Many Moken and other sea gypsies settled decades ago into permanent villages in Phang Nga or the neighboring resort isle of Phuket. But for those used to traditional ways, the idea of having one permanent address on the mainland is still unsettling.

Jut Klatale, 65, says she hasn't seen the new village yet.

"We're all just waiting for the new village to be ready. The land there looks like a jungle, so they have to clear the land to make the new houses," she says as she weaves new crab nets while on the porch of her plywood house at the temple.

"My life has to be near the sea, because I earn my living by fishing. I cannot stay far from the shore. I can't do another job," she says.

Jut's neighbor is more skeptical, shouting from across the way: "If the new village is no good, I'll look for another island to live on."

The deep-rooted ties to the old ways appear to have helped save the Moken during the tsunami.
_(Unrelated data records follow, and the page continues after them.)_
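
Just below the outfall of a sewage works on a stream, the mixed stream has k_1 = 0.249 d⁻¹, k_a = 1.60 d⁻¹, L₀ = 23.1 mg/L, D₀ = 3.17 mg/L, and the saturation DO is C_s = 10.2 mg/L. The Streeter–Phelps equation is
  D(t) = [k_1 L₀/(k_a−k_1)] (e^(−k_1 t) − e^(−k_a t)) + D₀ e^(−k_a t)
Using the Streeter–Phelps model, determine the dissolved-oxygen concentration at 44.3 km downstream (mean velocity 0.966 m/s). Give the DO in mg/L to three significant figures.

DO ≈ 6.93 mg/L

Travel time t = x/v = 44.3 km / (0.966 m/s) = 44300 m / 0.966 m/s = 45860 s = 0.5308 d.
k_1 L₀/(k_a−k_1) = 0.249×23.1/(1.60−0.249) = 5.752/1.351 = 4.258 mg/L.
e^(−k_1 t) = e^(−0.249×0.5308) = 0.8762; e^(−k_a t) = e^(−1.60×0.5308) = 0.4277.
D = 4.258 × (0.8762 − 0.4277) + 3.17 × 0.4277 = 1.909 + 1.356 = 3.265 mg/L.
DO = C_s − D = 10.2 − 3.265 = 6.935 mg/L.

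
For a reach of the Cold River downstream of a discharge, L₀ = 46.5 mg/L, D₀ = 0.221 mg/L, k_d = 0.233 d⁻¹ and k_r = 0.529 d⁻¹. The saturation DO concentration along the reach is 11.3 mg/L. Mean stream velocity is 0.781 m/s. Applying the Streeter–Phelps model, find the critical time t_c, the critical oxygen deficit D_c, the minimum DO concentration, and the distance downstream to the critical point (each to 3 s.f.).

t_c ≈ 2.75 d; D_c ≈ 10.8 mg/L; min DO ≈ 0.508 mg/L; x_c ≈ 186 km

With k_r/k_d = 2.270 and 1 − D₀(k_r−k_d)/(k_d L₀) = 0.9940,
t_c = ln(2.270 × 0.9940) / (0.529 − 0.233) = ln(2.257) / 0.2960 = 0.8139/0.2960 = 2.750 d.
L(t_c) = L₀ e^(−k_d t_c) = 46.5 × 0.5269 = 24.50 mg/L, and at the critical point k_r D_c = k_d L, so D_c = (0.233/0.529) × 24.50 = 10.79 mg/L.
Minimum DO = C_s − D_c = 11.3 − 10.79 = 0.5077 mg/L.
x_c = v t_c = 0.781 m/s × 2.750 d × 86400 s/d = 185500 m ≈ 186 km.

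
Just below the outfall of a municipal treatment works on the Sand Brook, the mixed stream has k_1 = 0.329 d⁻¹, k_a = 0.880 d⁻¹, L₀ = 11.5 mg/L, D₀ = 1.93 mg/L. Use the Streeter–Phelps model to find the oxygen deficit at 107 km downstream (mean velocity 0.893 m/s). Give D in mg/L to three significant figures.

Travel time t = x/v = 107 km / (0.893 m/s) = 107000 m / 0.893 m/s = 119800 s = 1.387 d.
k_1 L₀/(k_a−k_1) = 0.329×11.5/(0.880−0.329) = 3.784/0.5510 = 6.867 mg/L.
e^(−k_1 t) = e^(−0.329×1.387) = 0.6336; e^(−k_a t) = e^(−0.880×1.387) = 0.2951.
D = 6.867 × (0.6336 − 0.2951) + 1.93 × 0.2951 = 2.325 + 0.5696 = 2.894 mg/L.

D ≈ 2.89 mg/L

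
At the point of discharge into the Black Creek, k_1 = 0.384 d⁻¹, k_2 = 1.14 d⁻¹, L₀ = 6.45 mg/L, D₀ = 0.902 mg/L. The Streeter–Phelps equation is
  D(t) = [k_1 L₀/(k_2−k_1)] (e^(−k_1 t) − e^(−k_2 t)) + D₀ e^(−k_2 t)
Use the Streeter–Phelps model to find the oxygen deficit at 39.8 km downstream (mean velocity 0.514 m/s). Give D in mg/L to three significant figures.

Travel time t = x/v = 39.8 km / (0.514 m/s) = 39800 m / 0.514 m/s = 77430 s = 0.8962 d.
k_1 L₀/(k_2−k_1) = 0.384×6.45/(1.14−0.384) = 2.477/0.7560 = 3.276 mg/L.
e^(−k_1 t) = e^(−0.384×0.8962) = 0.7088; e^(−k_2 t) = e^(−1.14×0.8962) = 0.3600.
D = 3.276 × (0.7088 − 0.3600) + 0.902 × 0.3600 = 1.143 + 0.3247 = 1.468 mg/L.

D ≈ 1.47 mg/L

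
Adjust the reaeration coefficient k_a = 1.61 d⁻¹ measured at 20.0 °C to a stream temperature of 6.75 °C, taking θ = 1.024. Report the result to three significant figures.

k_a ≈ 1.18 d⁻¹

k_a(T₂) = k_a(T₁) · θ^(T₂−T₁) = 1.61 × 1.024^(6.75−20.0)
= 1.61 × 1.024^-13.2 = 1.61 × 0.7303 = 1.176 d⁻¹.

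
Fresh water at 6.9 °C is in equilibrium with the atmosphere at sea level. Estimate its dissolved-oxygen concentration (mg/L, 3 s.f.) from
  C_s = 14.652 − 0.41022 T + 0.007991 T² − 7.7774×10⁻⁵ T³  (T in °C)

C_s = 14.652 − 0.41022×6.9 + 0.007991×6.9² − 7.7774×10⁻⁵×6.9³ = 12.18 mg/L.

C_s ≈ 12.2 mg/L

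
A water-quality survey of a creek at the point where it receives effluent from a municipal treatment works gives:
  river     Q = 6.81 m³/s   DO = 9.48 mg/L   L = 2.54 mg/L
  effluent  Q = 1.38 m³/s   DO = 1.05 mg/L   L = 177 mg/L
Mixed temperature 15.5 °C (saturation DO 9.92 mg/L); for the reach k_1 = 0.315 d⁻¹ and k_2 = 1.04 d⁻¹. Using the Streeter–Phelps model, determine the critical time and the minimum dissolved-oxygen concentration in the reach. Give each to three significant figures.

Mixed DO = (6.81×9.48 + 1.38×1.05)/(6.81+1.38) = 66.01/8.190 = 8.060 mg/L.
Mixed L₀ = (6.81×2.54 + 1.38×177)/(8.190) = 261.6/8.190 = 31.94 mg/L.
Initial deficit D₀ = C_s − DO₀ = 9.92 − 8.060 = 1.860 mg/L.
t_c = (1/0.7250) ln[(1.04/0.315)(1 − 1.860×0.7250/(0.315×31.94))] = 1.379 × ln(2.859) = 1.449 d.
D_c = (0.315/1.04) × 31.94 × e^(−0.315×1.449) = 0.3029 × 31.94 × 0.6336 = 6.128 mg/L.
Minimum DO = 9.92 − 6.128 = 3.792 mg/L.

t_c ≈ 1.45 d; minimum DO ≈ 3.79 mg/L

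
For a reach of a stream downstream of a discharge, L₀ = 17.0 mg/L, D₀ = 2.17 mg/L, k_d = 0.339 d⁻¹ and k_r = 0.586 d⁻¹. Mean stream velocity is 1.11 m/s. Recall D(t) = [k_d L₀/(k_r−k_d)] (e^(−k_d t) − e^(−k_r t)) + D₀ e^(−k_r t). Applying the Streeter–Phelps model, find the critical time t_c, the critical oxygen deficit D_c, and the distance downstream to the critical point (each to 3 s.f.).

t_c ≈ 1.82 d; D_c ≈ 5.31 mg/L; x_c ≈ 175 km

t_c = [1/(k_r−k_d)] ln[(k_r/k_d)(1 − D₀(k_r−k_d)/(k_d L₀))]
= [1/(0.586−0.339)] ln[(0.586/0.339)(1 − 2.17×0.2470/(0.339×17.0))]
= (1/0.2470) ln[1.729 × 0.9070] = 4.049 × ln(1.568) = 4.049 × 0.4497 = 1.821 d.
L(t_c) = L₀ e^(−k_d t_c) = 17.0 × 0.5395 = 9.171 mg/L, and at the critical point k_r D_c = k_d L, so D_c = (0.339/0.586) × 9.171 = 5.305 mg/L.
x_c = v t_c = 1.11 m/s × 1.821 d × 86400 s/d = 174600 m ≈ 175 km.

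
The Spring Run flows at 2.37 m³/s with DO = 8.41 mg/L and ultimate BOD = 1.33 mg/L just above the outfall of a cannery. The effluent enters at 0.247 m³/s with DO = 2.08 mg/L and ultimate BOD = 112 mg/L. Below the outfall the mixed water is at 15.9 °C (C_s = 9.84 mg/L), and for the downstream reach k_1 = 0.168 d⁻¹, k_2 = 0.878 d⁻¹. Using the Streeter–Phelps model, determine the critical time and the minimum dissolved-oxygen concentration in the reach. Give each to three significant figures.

t_c ≈ 0.497 d; minimum DO ≈ 7.77 mg/L

Mixed DO = (2.37×8.41 + 0.247×2.08)/(2.37+0.247) = 20.45/2.617 = 7.813 mg/L.
Mixed L₀ = (2.37×1.33 + 0.247×112)/(2.617) = 30.82/2.617 = 11.78 mg/L.
Initial deficit D₀ = C_s − DO₀ = 9.84 − 7.813 = 2.027 mg/L.
t_c = (1/0.7100) ln[(0.878/0.168)(1 − 2.027×0.7100/(0.168×11.78))] = 1.408 × ln(1.423) = 0.4972 d.
D_c = (0.168/0.878) × 11.78 × e^(−0.168×0.4972) = 0.1913 × 11.78 × 0.9199 = 2.073 mg/L.
Minimum DO = 9.84 − 2.073 = 7.767 mg/L.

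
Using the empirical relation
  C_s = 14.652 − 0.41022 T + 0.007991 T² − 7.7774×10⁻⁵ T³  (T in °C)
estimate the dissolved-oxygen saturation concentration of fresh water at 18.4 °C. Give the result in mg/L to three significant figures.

C_s ≈ 9.32 mg/L

C_s = 14.652 − 0.41022×18.4 + 0.007991×18.4² − 7.7774×10⁻⁵×18.4³ = 9.325 mg/L.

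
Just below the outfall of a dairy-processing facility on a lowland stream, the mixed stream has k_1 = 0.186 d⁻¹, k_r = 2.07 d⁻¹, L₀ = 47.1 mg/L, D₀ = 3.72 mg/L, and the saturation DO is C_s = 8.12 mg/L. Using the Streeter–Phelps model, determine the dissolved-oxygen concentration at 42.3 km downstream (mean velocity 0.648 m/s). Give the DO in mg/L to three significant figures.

DO ≈ 4.27 mg/L

Travel time t = x/v = 42.3 km / (0.648 m/s) = 42300 m / 0.648 m/s = 65280 s = 0.7555 d.
k_1 L₀/(k_r−k_1) = 0.186×47.1/(2.07−0.186) = 8.761/1.884 = 4.650 mg/L.
e^(−k_1 t) = e^(−0.186×0.7555) = 0.8689; e^(−k_r t) = e^(−2.07×0.7555) = 0.2093.
D = 4.650 × (0.8689 − 0.2093) + 3.72 × 0.2093 = 3.067 + 0.7786 = 3.846 mg/L.
DO = C_s − D = 8.12 − 3.846 = 4.274 mg/L.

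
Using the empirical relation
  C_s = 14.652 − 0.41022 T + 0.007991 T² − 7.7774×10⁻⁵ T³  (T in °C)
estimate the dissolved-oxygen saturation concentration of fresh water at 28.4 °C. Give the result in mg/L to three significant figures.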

Those living the most traditional lives suffered the least during the tsunami, says Derek Elias, who works with the United Nations Educational, Scientific and Cultural Organization in Bangkok.

Typical Moken homes raised on stilts above the water's edge provide an ideal lookout point for unusual movements of the sea.

And although last year's tsunami was the first in living memory, the Moken have a word for the deadly waves, which feature in their folklore.

"They tell a story about the great wave, primarily a story to scare kids," Elias says.

"It does teach you fear, it teaches you to be afraid when you see the water doing weird things."